The surface of the world is a fairly well known place, especially with stunning satellite pictures showing us every continent and island. However, in our seas and oceans lies a vast unexplored territory. Several organizations are funding grants to develop underwater robots based on marine life, from eels to jelly fish. With applications ranging from defusing mines to topographical survey, robots have a lot of ground to cover.
by Janet McConnaughey, the Associated Press
“We, as engineers, haven’t created anything that swims nearly as well as a very basic fish,” said Drexel University’s James Tangorra, who is working on a robotic bluegill. Partners at Harvard and the University of Georgia are studying the actual fish; he uses their findings to engineer imitations. “There are great things we can learn from fish … The way they propel themselves; the way in which they sense water.”
Ultimately, the Navy wants “the next generation of robotics that would operate in that very Navy-unique underwater domain,” said Jim Fallin, a spokesman for Space and Naval Warfare Systems Center Pacific, which is doing separate work in San Diego.
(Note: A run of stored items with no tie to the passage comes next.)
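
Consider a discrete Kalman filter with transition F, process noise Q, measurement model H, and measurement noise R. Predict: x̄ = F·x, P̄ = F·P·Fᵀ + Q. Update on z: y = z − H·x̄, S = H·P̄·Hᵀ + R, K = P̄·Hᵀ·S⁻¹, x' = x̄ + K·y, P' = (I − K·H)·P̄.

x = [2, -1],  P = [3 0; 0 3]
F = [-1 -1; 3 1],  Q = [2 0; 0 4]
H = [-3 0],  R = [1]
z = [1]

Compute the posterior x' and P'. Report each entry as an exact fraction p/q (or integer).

x̄ = F·x = [-1, 5]
P̄ = F·P·Fᵀ + Q = [8 -12; -12 34]
y = z − H·x̄ = [-2]
S = H·P̄·Hᵀ + R = [73]
K = P̄·Hᵀ·S⁻¹ = [-24/73; 36/73]
x' = x̄ + K·y = [-25/73, 293/73]
P' = (I − K·H)·P̄ = [8/73 -12/73; -12/73 1186/73]

x' = [-25/73, 293/73]
P' = [8/73 -12/73; -12/73 1186/73]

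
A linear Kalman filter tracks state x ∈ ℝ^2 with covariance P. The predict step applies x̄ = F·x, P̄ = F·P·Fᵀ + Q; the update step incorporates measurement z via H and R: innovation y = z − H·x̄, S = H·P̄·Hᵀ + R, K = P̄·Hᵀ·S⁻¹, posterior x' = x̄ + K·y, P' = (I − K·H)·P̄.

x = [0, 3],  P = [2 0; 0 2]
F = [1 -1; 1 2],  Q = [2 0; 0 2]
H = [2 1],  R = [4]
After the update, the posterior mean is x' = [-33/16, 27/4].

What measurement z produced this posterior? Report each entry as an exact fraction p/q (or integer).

z = [3]

x̄ = F·x = [-3, 6]
P̄ = F·P·Fᵀ + Q = [6 -2; -2 12]
S = H·P̄·Hᵀ + R = [32]
K = P̄·Hᵀ·S⁻¹ = [5/16; 1/4]
x' − x̄ = [15/16, 3/4] = K·y
y = (KᵀK)⁻¹·Kᵀ·(x' − x̄) = [3]
z = y + H·x̄ = [3] + [0] = [3]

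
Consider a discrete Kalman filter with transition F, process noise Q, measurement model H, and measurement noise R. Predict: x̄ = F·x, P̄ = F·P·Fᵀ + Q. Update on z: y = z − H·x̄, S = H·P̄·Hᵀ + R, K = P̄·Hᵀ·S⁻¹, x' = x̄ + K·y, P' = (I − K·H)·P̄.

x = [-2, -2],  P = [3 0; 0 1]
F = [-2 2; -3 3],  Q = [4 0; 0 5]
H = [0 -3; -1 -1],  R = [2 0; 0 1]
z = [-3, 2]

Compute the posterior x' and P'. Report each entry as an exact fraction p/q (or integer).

x̄ = F·x = [0, 0]
P̄ = F·P·Fᵀ + Q = [20 24; 24 41]
y = z − H·x̄ = [-3, 2]
S = H·P̄·Hᵀ + R = [371 195; 195 110]
K = P̄·Hᵀ·S⁻¹ = [132/557 -2284/2785; -171/557 -26/557]
x' = x̄ + K·y = [-6548/2785, 461/557]
P' = (I − K·H)·P̄ = [2724/2785 -88/557; -88/557 114/557]

x' = [-6548/2785, 461/557]
P' = [2724/2785 -88/557; -88/557 114/557]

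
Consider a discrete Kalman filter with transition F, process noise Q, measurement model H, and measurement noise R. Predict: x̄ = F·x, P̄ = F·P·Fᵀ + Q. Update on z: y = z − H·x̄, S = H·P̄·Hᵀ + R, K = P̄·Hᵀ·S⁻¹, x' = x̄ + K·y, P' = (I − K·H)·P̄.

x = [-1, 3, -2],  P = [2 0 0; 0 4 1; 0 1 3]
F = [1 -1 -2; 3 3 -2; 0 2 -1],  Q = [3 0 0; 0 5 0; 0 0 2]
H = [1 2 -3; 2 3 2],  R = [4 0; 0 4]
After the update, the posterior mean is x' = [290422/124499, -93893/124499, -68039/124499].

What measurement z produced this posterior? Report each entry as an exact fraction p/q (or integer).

z = [3, 1]

x̄ = F·x = [0, 10, 8]
P̄ = F·P·Fᵀ + Q = [25 2 -5; 2 59 23; -5 23 17]
S = H·P̄·Hᵀ + R = [180 221; 221 963]
K = P̄·Hᵀ·S⁻¹ = [32206/124499 -1444/124499; -1054/124499 29589/124499; -30183/124499 18950/124499]
x' − x̄ = [290422/124499, -1338883/124499, -1064031/124499] = K·y
y = (KᵀK)⁻¹·Kᵀ·(x' − x̄) = [7, -45]
z = y + H·x̄ = [7, -45] + [-4, 46] = [3, 1]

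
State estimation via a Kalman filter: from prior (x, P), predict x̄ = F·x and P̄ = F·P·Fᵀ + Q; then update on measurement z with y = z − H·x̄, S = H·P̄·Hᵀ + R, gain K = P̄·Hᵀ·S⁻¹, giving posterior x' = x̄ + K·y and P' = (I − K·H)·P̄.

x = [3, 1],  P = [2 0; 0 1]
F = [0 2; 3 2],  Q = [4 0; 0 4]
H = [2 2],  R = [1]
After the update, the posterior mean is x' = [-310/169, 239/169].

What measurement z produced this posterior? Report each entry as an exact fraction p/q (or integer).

x̄ = F·x = [2, 11]
P̄ = F·P·Fᵀ + Q = [8 4; 4 26]
S = H·P̄·Hᵀ + R = [169]
K = P̄·Hᵀ·S⁻¹ = [24/169; 60/169]
x' − x̄ = [-648/169, -1620/169] = K·y
y = (KᵀK)⁻¹·Kᵀ·(x' − x̄) = [-27]
z = y + H·x̄ = [-27] + [26] = [-1]

z = [-1]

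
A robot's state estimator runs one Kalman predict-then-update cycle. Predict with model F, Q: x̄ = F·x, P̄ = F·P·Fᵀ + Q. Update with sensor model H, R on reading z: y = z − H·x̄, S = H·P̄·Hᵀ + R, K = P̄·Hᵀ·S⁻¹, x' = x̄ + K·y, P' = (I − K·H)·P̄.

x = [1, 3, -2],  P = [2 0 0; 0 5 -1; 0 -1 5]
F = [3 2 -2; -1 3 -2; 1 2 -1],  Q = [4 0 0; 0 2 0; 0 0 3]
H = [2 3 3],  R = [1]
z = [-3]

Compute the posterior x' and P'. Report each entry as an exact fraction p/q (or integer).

x' = [1619/1639, -2688/1639, -15/1639]
P' = [23138/1639 -15498/1639 144/1639; -15498/1639 14661/1639 -4248/1639; 144/1639 -4248/1639 8411/3278]

x̄ = F·x = [13, 12, 9]
P̄ = F·P·Fᵀ + Q = [70 54 42; 54 81 45; 42 45 34]
y = z − H·x̄ = [-92]
S = H·P̄·Hᵀ + R = [3278]
K = P̄·Hᵀ·S⁻¹ = [214/1639; 243/1639; 321/3278]
x' = x̄ + K·y = [1619/1639, -2688/1639, -15/1639]
P' = (I − K·H)·P̄ = [23138/1639 -15498/1639 144/1639; -15498/1639 14661/1639 -4248/1639; 144/1639 -4248/1639 8411/3278]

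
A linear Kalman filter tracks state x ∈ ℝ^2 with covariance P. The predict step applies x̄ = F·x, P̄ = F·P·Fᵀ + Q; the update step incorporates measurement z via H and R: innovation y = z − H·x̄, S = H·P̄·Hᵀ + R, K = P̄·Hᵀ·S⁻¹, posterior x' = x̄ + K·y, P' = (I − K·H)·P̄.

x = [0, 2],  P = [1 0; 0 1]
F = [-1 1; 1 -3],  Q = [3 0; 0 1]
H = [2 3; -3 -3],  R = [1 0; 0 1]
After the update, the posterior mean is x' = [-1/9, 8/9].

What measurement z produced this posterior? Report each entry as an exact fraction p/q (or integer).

x̄ = F·x = [2, -6]
P̄ = F·P·Fᵀ + Q = [5 -4; -4 11]
S = H·P̄·Hᵀ + R = [72 -69; -69 73]
K = P̄·Hᵀ·S⁻¹ = [-353/495 -118/165; 376/495 71/165]
x' − x̄ = [-19/9, 62/9] = K·y
y = (KᵀK)⁻¹·Kᵀ·(x' − x̄) = [17, -14]
z = y + H·x̄ = [17, -14] + [-14, 12] = [3, -2]

z = [3, -2]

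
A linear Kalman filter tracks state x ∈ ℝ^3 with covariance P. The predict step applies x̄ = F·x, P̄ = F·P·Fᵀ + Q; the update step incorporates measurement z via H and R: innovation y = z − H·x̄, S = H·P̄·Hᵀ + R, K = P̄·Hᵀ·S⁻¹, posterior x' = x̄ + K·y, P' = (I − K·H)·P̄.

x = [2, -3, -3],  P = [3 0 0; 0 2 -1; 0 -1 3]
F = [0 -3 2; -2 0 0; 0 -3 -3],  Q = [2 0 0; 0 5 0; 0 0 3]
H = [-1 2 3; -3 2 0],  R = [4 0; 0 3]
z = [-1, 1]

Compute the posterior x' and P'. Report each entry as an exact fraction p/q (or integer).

x' = [-561301/137139, -15672/2689, 110960/45713]
P' = [859201/137139 24056/2689 -174851/45713; 24056/2689 36261/2689 -15942/2689; -174851/45713 -15942/2689 140787/45713]

x̄ = F·x = [3, -4, 18]
P̄ = F·P·Fᵀ + Q = [44 0 -3; 0 17 0; -3 0 30]
y = z − H·x̄ = [-44, 18]
S = H·P̄·Hᵀ + R = [404 227; 227 467]
K = P̄·Hᵀ·S⁻¹ = [5213/137139 -41297/137139; 160/2689 118/2689; 13796/45713 -5825/45713]
x' = x̄ + K·y = [-561301/137139, -15672/2689, 110960/45713]
P' = (I − K·H)·P̄ = [859201/137139 24056/2689 -174851/45713; 24056/2689 36261/2689 -15942/2689; -174851/45713 -15942/2689 140787/45713]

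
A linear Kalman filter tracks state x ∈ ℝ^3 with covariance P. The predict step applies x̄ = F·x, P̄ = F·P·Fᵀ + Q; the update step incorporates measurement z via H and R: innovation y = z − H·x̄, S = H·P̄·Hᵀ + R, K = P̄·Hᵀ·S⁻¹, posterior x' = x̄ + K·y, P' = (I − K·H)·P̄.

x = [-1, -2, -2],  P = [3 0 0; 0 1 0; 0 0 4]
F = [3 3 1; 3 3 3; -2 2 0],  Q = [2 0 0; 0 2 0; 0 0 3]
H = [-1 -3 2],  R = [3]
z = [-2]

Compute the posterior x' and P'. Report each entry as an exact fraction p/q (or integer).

x̄ = F·x = [-11, -15, -2]
P̄ = F·P·Fᵀ + Q = [42 48 -12; 48 74 -12; -12 -12 19]
y = z − H·x̄ = [-54]
S = H·P̄·Hᵀ + R = [1267]
K = P̄·Hᵀ·S⁻¹ = [-30/181; -42/181; 86/1267]
x' = x̄ + K·y = [-371/181, -447/181, -7178/1267]
P' = (I − K·H)·P̄ = [1302/181 -132/181 408/181; -132/181 1046/181 1440/181; 408/181 1440/181 16677/1267]

x' = [-371/181, -447/181, -7178/1267]
P' = [1302/181 -132/181 408/181; -132/181 1046/181 1440/181; 408/181 1440/181 16677/1267]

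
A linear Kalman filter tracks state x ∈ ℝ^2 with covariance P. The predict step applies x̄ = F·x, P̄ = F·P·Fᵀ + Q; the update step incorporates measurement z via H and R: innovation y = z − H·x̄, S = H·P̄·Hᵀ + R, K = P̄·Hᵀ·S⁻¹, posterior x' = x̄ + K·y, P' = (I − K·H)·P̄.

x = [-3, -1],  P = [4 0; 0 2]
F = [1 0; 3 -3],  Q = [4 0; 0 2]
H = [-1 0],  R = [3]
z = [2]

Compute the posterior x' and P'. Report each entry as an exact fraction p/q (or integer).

x̄ = F·x = [-3, -6]
P̄ = F·P·Fᵀ + Q = [8 12; 12 56]
y = z − H·x̄ = [-1]
S = H·P̄·Hᵀ + R = [11]
K = P̄·Hᵀ·S⁻¹ = [-8/11; -12/11]
x' = x̄ + K·y = [-25/11, -54/11]
P' = (I − K·H)·P̄ = [24/11 36/11; 36/11 472/11]

x' = [-25/11, -54/11]
P' = [24/11 36/11; 36/11 472/11]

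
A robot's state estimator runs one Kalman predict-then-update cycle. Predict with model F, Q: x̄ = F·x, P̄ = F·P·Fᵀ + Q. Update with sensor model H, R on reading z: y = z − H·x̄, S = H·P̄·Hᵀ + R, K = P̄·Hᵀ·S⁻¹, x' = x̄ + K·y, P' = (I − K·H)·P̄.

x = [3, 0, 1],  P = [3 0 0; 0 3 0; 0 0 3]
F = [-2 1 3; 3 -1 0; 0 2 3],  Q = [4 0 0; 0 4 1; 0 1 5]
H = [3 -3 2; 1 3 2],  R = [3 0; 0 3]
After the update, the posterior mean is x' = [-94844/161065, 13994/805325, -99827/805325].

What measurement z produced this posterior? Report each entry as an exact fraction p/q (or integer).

z = [-2, -1]

x̄ = F·x = [-3, 9, 3]
P̄ = F·P·Fᵀ + Q = [46 -21 33; -21 34 -5; 33 -5 44]
S = H·P̄·Hᵀ + R = [1733 146; 146 477]
K = P̄·Hᵀ·S⁻¹ = [24041/161065 9187/161065; -93841/805325 148593/805325; 80878/805325 154206/805325]
x' − x̄ = [388351/161065, -7233931/805325, -2515802/805325] = K·y
y = (KᵀK)⁻¹·Kᵀ·(x' − x̄) = [28, -31]
z = y + H·x̄ = [28, -31] + [-30, 30] = [-2, -1]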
One aspect is finding long-lived power sources to let drones loiter a long time to collect information, he said.
Possible uses include spying, mapping, and mine detection and removal.
The Navy is not the only agency paying for such research. In 2007, the Defense Advanced Research Projects Agency offered small business innovation research money for an underwater robot that could navigate rivers, inlets, harbors and coastal waters to check for general traffic, obstacles, things on and under the bottom, and “specific vessels of interest.”
The ONR studies are more basic. The grants aren’t aimed as much at creating drones as at understanding how things move forward underwater, Brizzolara said.
The Navy uses torpedo-shaped drones and tethered vehicles to detect mines and map the ocean floor. But propellers and jets can be easily tracked on radar and sonar. Robots modeled after water creatures could be both more efficient and harder to detect, and could move through perilous waters without endangering people, researchers say.